Dynamic shear failure behavior of the interfaces in carbon fiber/ZnO nanowire/epoxy resin hierarchical composites

The shear failure behavior of the interfaces in carbon fiber (CF)/ZnO nanowire (ZnO NW)/epoxy resin hierarchical composites, and its dependency on strain rate, are investigated in this paper. A two-step hydrothermal method was conducted to grow a fibrous and vertically aligned ZnO NW layer onto the fiber surfaces, different nanowire lengths were obtained by varying the growth time. Quasi-static and dynamic interlaminar shear tests based on the modified v-notched beam specimens were carried out under different strain rates ranging from 2 x 10(-4) s(-1) to 800 s(-1).
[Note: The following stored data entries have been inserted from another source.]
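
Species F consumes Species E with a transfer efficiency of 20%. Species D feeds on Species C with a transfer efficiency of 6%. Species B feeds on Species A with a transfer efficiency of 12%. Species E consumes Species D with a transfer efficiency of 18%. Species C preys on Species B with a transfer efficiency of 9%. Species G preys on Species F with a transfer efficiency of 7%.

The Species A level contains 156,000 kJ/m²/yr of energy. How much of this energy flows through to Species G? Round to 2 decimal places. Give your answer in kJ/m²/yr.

Species B: 156000 × 0.12 = 18720 kJ/m²/yr
Species C: 18720 × 0.09 = 1684.8 kJ/m²/yr
Species D: 1684.8 × 0.06 = 101.088 kJ/m²/yr
Species E: 101.088 × 0.18 = 18.19584 kJ/m²/yr
Species F: 18.19584 × 0.2 = 3.639168 kJ/m²/yr
Species G: 3.639168 × 0.07 = 0.25474176 kJ/m²/yr

0.25 kJ/m²/yr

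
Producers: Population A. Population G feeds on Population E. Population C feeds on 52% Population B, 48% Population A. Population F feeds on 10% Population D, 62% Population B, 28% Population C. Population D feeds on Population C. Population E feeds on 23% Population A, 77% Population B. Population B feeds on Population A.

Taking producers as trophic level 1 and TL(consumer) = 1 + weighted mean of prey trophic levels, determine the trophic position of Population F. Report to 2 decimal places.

Population B: 1 + 1 = 2
Population C: 1 + (0.52×2 + 0.48×1) = 2.52
Population D: 1 + 2.52 = 3.52
Population E: 1 + (0.23×1 + 0.77×2) = 2.77
Population F: 1 + (0.1×3.52 + 0.62×2 + 0.28×2.52) = 3.2976
Population G: 1 + 2.77 = 3.77

3.30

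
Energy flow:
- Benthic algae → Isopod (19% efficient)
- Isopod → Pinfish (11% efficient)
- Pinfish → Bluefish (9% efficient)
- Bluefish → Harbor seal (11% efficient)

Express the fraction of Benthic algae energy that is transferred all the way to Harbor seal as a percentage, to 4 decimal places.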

The interlaminar shear strength (ILSS) was determined through inverse analysis based on experimental data and Finite element (FE) simulation. The results show that the ILSS has a positive strain rate dependency, which can be attributed to a change of failure mode of the epoxy matrix. Besides, longer and denser ZnO NWs shall provide better enhancement effects, because they could induce more microcracks in the epoxy matrix during the shear failure process and thus can bring more energy consumption.

Automated summary

The shear failure behavior of CF/ZnO NW/epoxy resin hierarchical composites and its dependency on strain rate were investigated in this study. The results showed a positive strain rate dependency of the interlaminar shear strength (ILSS). Additionally, longer and denser ZnO NWs were found to provide better enhancement effects.